Todas estas preguntas hoy son más necesarias que nunca, porque la evidencia de la masacre de la población civil de Gaza en manos del ejército israelí pareciera indicar que existen otros propósitos en esta guerra. Y me temo que esos propósitos poco o nada tienen que ver con la “legítima defensa” sino que con el objetivo geopolítico de hacer completamente inviable -por exterminio físico, económico y político- una solución pactada al conflicto de medio oriente que, en primera instancia, sería hacer realidad la constitución de dos estados independientes, uno judío y otro palestino. Por eso esta guerra no se ha jugado solo en Gaza. También Cisjordania ha sido atacada y se profundiza la ocupación israelí y la anexión de territorios palestinos. Posiblemente el sueño de Trump de convertir Gaza en un paraíso de los resorts del tipo Mar-a-lago le hace sentido a muchos de quienes forman parte hoy del liderazgo israelí: lograr convivir con una palestina sin palestinos e inventar un gigantesco negocio inmobiliario.
Alguien podría pensar que el escenario que he descrito está manipulado por el mundo de las fake news, o que me he puesto del lado de Hamas y el terrorismo, o que alimento un profundo sentimiento antisemita. Pero no es así. No he defendido nunca la estrategia político militar del islamismo radical, incluido Hamas. Repudié públicamente el atentado del 7 de octubre contra Israel y creo que los fanatismos religiosos (incluidos entre ellos algunos fanatismos laicos) que desarrollan estados donde no es posible distinguir el mundo civil del eclesial, son y han sido históricamente un peligro para la humanidad. Esta guerra no se ha resuelto en 70 años, entre otras cosas y de modo muy importante, porque tiene fundamentos religiosos. Eso hace difícil cualquier acuerdo o solución política al conflicto porque este, como dijo Netanyahu, es de carácter existencial: ellos o nosotros. Lo mismo que dice Hamas: un solo pueblo hasta el mar.
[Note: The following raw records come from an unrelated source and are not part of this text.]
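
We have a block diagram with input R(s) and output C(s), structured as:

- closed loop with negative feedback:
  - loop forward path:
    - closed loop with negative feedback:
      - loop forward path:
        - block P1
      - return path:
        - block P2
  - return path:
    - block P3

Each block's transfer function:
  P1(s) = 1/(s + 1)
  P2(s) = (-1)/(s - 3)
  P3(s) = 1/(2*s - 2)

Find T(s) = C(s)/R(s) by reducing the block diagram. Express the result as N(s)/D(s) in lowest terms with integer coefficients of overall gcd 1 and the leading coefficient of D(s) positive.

Step 1 - reduce the feedback loop with forward P1 and return P2: (s - 3)/(s^2 - 2*s - 4)
Step 2 - feedback reduction of [P1/(1+P1*P2)], P3; the result is T(s) itself (integer coefficients, no common factor, positive leading denominator coefficient)

Hence the answer: (2*s^2 - 8*s + 6)/(2*s^3 - 6*s^2 - 3*s + 5)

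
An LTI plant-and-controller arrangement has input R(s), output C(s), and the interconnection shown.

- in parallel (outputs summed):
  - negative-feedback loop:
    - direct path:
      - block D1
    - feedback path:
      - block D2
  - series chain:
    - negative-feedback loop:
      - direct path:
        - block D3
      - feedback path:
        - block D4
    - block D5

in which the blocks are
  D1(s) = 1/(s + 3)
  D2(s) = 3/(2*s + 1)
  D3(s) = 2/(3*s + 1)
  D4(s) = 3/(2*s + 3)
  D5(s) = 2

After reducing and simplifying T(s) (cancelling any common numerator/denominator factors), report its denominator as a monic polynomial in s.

Reducing step by step:

Step 1: feedback reduction of D1, D2 -> (2*s + 1)/(2*s^2 + 7*s + 6)
Step 2: feedback reduction of D3, D4 -> (4*s + 6)/(6*s^2 + 11*s + 9)
Step 3: combine [D3/(1+D3*D4)], D5 in series -> (8*s + 12)/(6*s^2 + 11*s + 9)
Step 4: add [D1/(1+D1*D2)], ([D3/(1+D3*D4)]*D5) (parallel) -> (28*s^3 + 108*s^2 + 161*s + 81)/(12*s^4 + 64*s^3 + 131*s^2 + 129*s + 54)
The result of step 4 is T(s) in lowest terms. Its denominator has leading coefficient 12; dividing the denominator through by 12 makes it monic.

Answer: s^4 + 16*s^3/3 + 131*s^2/12 + 43*s/4 + 9/2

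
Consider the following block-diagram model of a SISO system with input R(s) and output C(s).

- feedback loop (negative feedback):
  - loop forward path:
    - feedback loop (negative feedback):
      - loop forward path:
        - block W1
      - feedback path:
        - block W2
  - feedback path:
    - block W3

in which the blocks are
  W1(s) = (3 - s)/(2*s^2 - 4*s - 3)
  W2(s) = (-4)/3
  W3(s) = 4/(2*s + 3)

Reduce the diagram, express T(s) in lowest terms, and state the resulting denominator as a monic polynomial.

Step 1. feedback reduction of W1, W2 gives (9 - 3*s)/(6*s^2 - 8*s - 21)
Step 2. collapse the loop ([W1/(1+W1*W2)] forward, W3 return) gives (-6*s^2 + 9*s + 27)/(12*s^3 + 2*s^2 - 78*s - 27)
T(s) is the step-2 result (common factors already cancelled). Leading coefficient of the denominator: 12. Divide through by 12 for the monic polynomial.

Hence the answer: s^3 + s^2/6 - 13*s/2 - 9/4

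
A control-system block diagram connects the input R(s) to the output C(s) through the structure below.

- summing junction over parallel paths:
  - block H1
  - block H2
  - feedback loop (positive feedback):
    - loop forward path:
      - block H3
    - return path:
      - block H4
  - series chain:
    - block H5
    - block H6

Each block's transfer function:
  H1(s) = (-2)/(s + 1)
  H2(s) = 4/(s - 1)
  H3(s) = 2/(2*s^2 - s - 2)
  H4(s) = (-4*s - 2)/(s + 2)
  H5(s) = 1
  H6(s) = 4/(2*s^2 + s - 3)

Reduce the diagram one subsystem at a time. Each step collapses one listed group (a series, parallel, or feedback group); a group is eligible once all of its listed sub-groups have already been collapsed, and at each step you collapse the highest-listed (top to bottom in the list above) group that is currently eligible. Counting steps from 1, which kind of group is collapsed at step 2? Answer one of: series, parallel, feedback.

The answer is series.

Reasoning:
1. apply the feedback formula to H3, H4
2. reduce the series chain H5, H6
3. reduce the parallel group H1, H2, [H3/(1-H3*H4)], (H5*H6)
At step 2 the group reduced is series.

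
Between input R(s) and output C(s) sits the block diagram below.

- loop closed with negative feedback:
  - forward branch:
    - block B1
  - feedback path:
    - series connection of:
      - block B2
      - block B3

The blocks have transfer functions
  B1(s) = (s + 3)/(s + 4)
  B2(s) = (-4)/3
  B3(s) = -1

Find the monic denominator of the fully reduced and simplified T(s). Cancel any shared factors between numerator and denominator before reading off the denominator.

The answer is s + 24/7.

Reasoning:
Step 1. cascade B2, B3: 4/3
Step 2. close the feedback loop around B1, (B2*B3): (3*s + 9)/(7*s + 24)
No further cancellation is possible in the step-2 result, so that is T(s). Its denominator becomes monic after dividing by the leading coefficient 7.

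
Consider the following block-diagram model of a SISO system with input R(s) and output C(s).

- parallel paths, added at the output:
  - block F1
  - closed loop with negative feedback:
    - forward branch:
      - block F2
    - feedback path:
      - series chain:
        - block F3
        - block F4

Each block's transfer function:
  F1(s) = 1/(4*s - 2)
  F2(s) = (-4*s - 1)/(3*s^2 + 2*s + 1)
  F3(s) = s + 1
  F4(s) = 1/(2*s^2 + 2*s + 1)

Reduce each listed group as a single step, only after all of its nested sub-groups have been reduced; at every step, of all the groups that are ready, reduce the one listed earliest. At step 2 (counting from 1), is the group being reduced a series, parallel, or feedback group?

The answer is feedback.

Reasoning:
Step 1 - reduce the series chain F3, F4
Step 2 - feedback reduction of F2, (F3*F4)
Step 3 - sum the parallel branches F1, [F2/(1+F2*(F3*F4))]
Step 2: feedback.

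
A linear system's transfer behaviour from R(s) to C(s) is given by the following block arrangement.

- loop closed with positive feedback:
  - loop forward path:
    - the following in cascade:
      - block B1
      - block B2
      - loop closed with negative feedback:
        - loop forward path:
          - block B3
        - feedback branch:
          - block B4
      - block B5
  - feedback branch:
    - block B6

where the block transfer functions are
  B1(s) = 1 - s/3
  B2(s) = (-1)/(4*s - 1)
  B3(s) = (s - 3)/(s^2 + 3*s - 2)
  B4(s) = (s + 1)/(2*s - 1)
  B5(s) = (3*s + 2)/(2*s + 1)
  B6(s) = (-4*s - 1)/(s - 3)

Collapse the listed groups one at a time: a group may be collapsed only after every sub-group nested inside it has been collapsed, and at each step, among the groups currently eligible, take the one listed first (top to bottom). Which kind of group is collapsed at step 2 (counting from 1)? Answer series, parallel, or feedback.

The answer is series.

Reasoning:
Step 1 - apply the feedback formula to B3, B4
Step 2 - cascade B1, B2, [B3/(1+B3*B4)], B5
Step 3 - collapse the loop ((B1*B2*[B3/(1+B3*B4)]*B5) forward, B6 return)
Step 2: series.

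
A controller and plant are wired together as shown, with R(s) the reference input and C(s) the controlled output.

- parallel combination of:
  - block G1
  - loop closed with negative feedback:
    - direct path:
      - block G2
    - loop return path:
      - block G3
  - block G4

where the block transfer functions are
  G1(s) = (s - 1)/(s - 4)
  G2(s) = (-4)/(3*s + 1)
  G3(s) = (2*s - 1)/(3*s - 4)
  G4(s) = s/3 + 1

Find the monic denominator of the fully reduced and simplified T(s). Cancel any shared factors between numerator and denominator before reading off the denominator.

The answer is s^3 - 53*s^2/9 + 68*s/9.

Reasoning:
Step 1: apply the feedback formula to G2, G3 -> (16 - 12*s)/(9*s^2 - 17*s)
Step 2: reduce the parallel group G1, [G2/(1+G2*G3)], G4 -> (9*s^4 + s^3 - 205*s^2 + 447*s - 192)/(27*s^3 - 159*s^2 + 204*s)
T(s) is the step-2 result (common factors already cancelled). Leading coefficient of the denominator: 27. Divide through by 27 for the monic polynomial.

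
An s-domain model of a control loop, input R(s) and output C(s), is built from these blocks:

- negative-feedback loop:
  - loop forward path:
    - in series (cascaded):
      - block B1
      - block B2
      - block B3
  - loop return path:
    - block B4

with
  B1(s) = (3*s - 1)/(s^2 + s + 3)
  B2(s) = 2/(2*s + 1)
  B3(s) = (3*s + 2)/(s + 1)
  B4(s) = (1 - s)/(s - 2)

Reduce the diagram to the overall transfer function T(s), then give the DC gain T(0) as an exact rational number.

Answer: -4/5

Working:
1. cascade B1, B2, B3; result (18*s^2 + 6*s - 4)/(2*s^4 + 5*s^3 + 10*s^2 + 10*s + 3)
2. feedback reduction of (B1*B2*B3), B4; result (18*s^3 - 30*s^2 - 16*s + 8)/(2*s^5 + s^4 - 18*s^3 + 2*s^2 - 7*s - 10)
The step-2 result is T(s). Setting s = 0: T(0) = 8/(-10) = -4/5.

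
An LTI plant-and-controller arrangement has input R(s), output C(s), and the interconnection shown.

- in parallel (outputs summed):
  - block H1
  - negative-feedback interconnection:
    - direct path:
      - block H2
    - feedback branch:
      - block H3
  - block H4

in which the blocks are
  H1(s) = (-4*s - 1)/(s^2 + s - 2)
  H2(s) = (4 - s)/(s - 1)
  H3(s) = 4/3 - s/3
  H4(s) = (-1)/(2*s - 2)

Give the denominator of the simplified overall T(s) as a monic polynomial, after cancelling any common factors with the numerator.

1. feedback reduction of H2, H3 -> (12 - 3*s)/(s^2 - 5*s + 13)
2. reduce the parallel group H1, [H2/(1+H2*H3)], H4 -> (-15*s^3 + 59*s^2 - 61*s - 100)/(2*s^4 - 8*s^3 + 12*s^2 + 46*s - 52)
Step 2 gives the fully reduced T(s), with no common factor left to cancel. The denominator's leading coefficient is 2, so divide each of its coefficients by 2 to get the monic form.

Final answer: s^4 - 4*s^3 + 6*s^2 + 23*s - 26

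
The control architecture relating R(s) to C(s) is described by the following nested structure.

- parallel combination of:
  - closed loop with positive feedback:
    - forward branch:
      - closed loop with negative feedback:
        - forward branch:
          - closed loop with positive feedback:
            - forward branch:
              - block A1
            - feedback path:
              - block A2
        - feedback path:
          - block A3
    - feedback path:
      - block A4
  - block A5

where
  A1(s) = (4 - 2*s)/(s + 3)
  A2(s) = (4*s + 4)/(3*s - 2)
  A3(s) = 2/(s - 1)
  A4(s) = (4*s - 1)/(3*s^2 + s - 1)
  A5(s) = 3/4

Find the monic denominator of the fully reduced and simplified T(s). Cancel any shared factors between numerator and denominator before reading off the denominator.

Answer: s^5 - 37*s^4/33 - 32*s^3/11 + 57*s^2/11 - 61*s/33 + 2/33

Working:
(1) apply the feedback formula to A1, A2: (-6*s^2 + 16*s - 8)/(11*s^2 - s - 22)
(2) collapse the loop ([A1/(1-A1*A2)] forward, A3 return): (-6*s^3 + 22*s^2 - 24*s + 8)/(11*s^3 - 24*s^2 + 11*s + 6)
(3) collapse the loop ([[A1/(1-A1*A2)]/(1+[A1/(1-A1*A2)]*A3)] forward, A4 return): (-18*s^5 + 60*s^4 - 44*s^3 - 22*s^2 + 32*s - 8)/(33*s^5 - 37*s^4 - 96*s^3 + 171*s^2 - 61*s + 2)
(4) sum the parallel branches [[[A1/(1-A1*A2)]/(1+[A1/(1-A1*A2)]*A3)]/(1-[[A1/(1-A1*A2)]/(1+[A1/(1-A1*A2)]*A3)]*A4)], A5: (27*s^5 + 129*s^4 - 464*s^3 + 425*s^2 - 55*s - 26)/(132*s^5 - 148*s^4 - 384*s^3 + 684*s^2 - 244*s + 8)
No further cancellation is possible in the step-4 result, so that is T(s). Its denominator becomes monic after dividing by the leading coefficient 132.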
La comunidad internacional está convocada a dejar de ser espectadora de esta masacre donde se enfrentan dos fuerzas desiguales. Mis amigos judíos, como muchos que conozco y otros que sé no respaldan la política de exterminio, deberían manifestarse, a pesar de lo difícil que debe ser mirar los dolores y agravios recibidos sin miedo o rabia. Y mis amigos pro palestinos, que hace años bregan por una solución justa para Cisjordania y Gaza y sus millones de expropiados, exiliados y desplazados, también deberían manifestarse contra las políticas terroristas e intolerantes de los grupos radicalizados. Y nosotros, desde este lugarcito en que vivimos, debiéramos ejercer una mirada todo lo ecuánime posible para contribuir a que dos pueblos maravillosos –el judío y el palestino- puedan poner fin a sus querellas que ya se acercan a completar, como diría García Márquez, cien años de soledad. Y yo agregaría, de tremendos dolores e injusticias.